Sir Alan Parker, the acclaimed British director of such films as Fame, Evita and Bugsy Malone, has died aged 76.
His many other credits include Midnight Express, Mississippi Burning, The Commitments, Angela’s Ashes and Birdy.
A founding member of the Directors Guild of Great Britain, he was also chairman of the UK Film Council.
He died on Friday after a lengthy illness and is survived by his wife Lisa Moran-Parker, five children and seven grandchildren.
Sir Alan received the CBE in 1995 and a knighthood in 2002.
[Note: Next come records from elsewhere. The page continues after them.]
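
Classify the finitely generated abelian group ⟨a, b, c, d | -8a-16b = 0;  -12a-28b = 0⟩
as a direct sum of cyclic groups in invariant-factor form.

Answer: M ≅ ℤ^2 ⊕ ℤ/4 ⊕ ℤ/8

Derivation:
rank_ℚ(R)=2; free=4−2=2
SNF(R) diag = [4, 8] → torsion [4, 8]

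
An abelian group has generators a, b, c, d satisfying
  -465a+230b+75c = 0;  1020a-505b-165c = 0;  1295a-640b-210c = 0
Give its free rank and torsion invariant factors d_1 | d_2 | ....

rank_ℚ(R)=3; free=4−3=1
SNF(R) diag = [5, 5, 15] → torsion [5, 5, 15]

Answer: M ≅ ℤ^1 ⊕ ℤ/5 ⊕ ℤ/5 ⊕ ℤ/15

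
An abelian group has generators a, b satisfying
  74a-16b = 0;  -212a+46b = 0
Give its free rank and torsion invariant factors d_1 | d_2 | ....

Answer: M ≅ ℤ/2 ⊕ ℤ/6

Derivation:
rank_ℚ(R)=2; free=2−2=0
SNF(R) diag = [2, 6] → torsion [2, 6]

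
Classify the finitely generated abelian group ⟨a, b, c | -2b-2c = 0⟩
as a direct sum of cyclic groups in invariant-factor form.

rank_ℚ(R)=1; free=3−1=2
SNF(R) diag = [2] → torsion [2]

Answer: M ≅ ℤ^2 ⊕ ℤ/2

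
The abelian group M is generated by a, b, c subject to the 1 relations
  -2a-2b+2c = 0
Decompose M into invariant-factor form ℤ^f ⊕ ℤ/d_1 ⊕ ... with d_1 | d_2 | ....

rank_ℚ(R)=1; free=3−1=2
SNF(R) diag = [2] → torsion [2]

Answer: M ≅ ℤ^2 ⊕ ℤ/2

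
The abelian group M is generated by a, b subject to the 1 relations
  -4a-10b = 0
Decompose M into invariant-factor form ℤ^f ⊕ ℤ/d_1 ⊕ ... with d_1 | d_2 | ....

Answer: M ≅ ℤ^1 ⊕ ℤ/2

Derivation:
rank_ℚ(R)=1; free=2−1=1
SNF(R) diag = [2] → torsion [2]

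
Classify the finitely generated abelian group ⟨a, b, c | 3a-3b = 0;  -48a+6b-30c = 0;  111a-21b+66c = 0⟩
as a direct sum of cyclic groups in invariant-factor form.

rank_ℚ(R)=3; free=3−3=0
SNF(R) diag = [3, 6, 12] → torsion [3, 6, 12]

Answer: M ≅ ℤ/3 ⊕ ℤ/6 ⊕ ℤ/12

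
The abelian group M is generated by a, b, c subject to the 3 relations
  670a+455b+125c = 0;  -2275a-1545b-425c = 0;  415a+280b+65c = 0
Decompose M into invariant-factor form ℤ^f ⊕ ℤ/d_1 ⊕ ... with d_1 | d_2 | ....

Answer: M ≅ ℤ/5 ⊕ ℤ/5 ⊕ ℤ/15

Derivation:
rank_ℚ(R)=3; free=3−3=0
SNF(R) diag = [5, 5, 15] → torsion [5, 5, 15]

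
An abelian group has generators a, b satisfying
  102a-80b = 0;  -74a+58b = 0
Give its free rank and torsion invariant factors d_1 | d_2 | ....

Answer: M ≅ ℤ/2 ⊕ ℤ/2

Derivation:
rank_ℚ(R)=2; free=2−2=0
SNF(R) diag = [2, 2] → torsion [2, 2]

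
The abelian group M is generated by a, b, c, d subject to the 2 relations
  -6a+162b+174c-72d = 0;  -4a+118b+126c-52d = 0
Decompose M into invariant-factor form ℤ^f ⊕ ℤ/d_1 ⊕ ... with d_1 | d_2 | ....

rank_ℚ(R)=2; free=4−2=2
SNF(R) diag = [2, 6] → torsion [2, 6]

Answer: M ≅ ℤ^2 ⊕ ℤ/2 ⊕ ℤ/6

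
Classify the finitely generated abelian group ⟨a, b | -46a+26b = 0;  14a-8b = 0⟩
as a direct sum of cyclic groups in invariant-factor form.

Answer: M ≅ ℤ/2 ⊕ ℤ/2

Derivation:
rank_ℚ(R)=2; free=2−2=0
SNF(R) diag = [2, 2] → torsion [2, 2]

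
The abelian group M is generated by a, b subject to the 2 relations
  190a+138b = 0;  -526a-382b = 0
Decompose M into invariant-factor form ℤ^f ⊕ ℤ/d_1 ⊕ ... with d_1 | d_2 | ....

rank_ℚ(R)=2; free=2−2=0
SNF(R) diag = [2, 4] → torsion [2, 4]

Answer: M ≅ ℤ/2 ⊕ ℤ/4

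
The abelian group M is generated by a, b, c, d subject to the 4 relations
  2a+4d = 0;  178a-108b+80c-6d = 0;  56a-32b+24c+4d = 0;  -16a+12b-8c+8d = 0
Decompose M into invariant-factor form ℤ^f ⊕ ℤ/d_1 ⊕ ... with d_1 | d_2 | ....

rank_ℚ(R)=4; free=4−4=0
SNF(R) diag = [2, 2, 4, 8] → torsion [2, 2, 4, 8]

Answer: M ≅ ℤ/2 ⊕ ℤ/2 ⊕ ℤ/4 ⊕ ℤ/8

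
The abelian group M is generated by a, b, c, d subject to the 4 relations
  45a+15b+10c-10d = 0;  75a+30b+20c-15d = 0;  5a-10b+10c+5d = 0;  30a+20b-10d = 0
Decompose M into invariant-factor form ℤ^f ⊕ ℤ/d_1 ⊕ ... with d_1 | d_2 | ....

rank_ℚ(R)=4; free=4−4=0
SNF(R) diag = [5, 5, 10, 20] → torsion [5, 5, 10, 20]

Answer: M ≅ ℤ/5 ⊕ ℤ/5 ⊕ ℤ/10 ⊕ ℤ/20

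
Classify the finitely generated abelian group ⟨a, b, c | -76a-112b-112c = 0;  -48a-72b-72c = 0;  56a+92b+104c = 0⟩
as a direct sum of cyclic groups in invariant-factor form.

rank_ℚ(R)=3; free=3−3=0
SNF(R) diag = [4, 12, 24] → torsion [4, 12, 24]

Answer: M ≅ ℤ/4 ⊕ ℤ/12 ⊕ ℤ/24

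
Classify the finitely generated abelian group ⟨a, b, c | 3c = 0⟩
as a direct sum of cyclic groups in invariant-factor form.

rank_ℚ(R)=1; free=3−1=2
SNF(R) diag = [3] → torsion [3]

Answer: M ≅ ℤ^2 ⊕ ℤ/3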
Born in London in 1944, he began his career in advertising as a copywriter but quickly graduated to writing and directing commercials.
In 1974 he directed BBC film The Evacuees, winning a Bafta for direction – the first of seven awards he received from the British Academy.
In 1984 Bafta honoured him with the Michael Balcon Award for outstanding contribution to British cinema.
That was followed in 2013 by the prestigious Bafta Fellowship.
Yet he was never honoured at the Oscars, despite being nominated twice for best director.
Film director David Puttnam remembered Parker as his “oldest and closest friend,” adding: “I was always in awe of his talent.
Parker’s last film as director was 2003 drama The Life of David Gale, starring Kevin Spacey and Kate Winslet.
In 2005 he published Will Write and Direct for Food, a compendium of his often satirical observations on making films in the UK and US.
In 2018 he donated his extensive collection of scripts and working papers to the British Film Institute’s National Archive.
According to a family spokeswoman, he spent his retirement indulging his passion for silk screen printing and painting.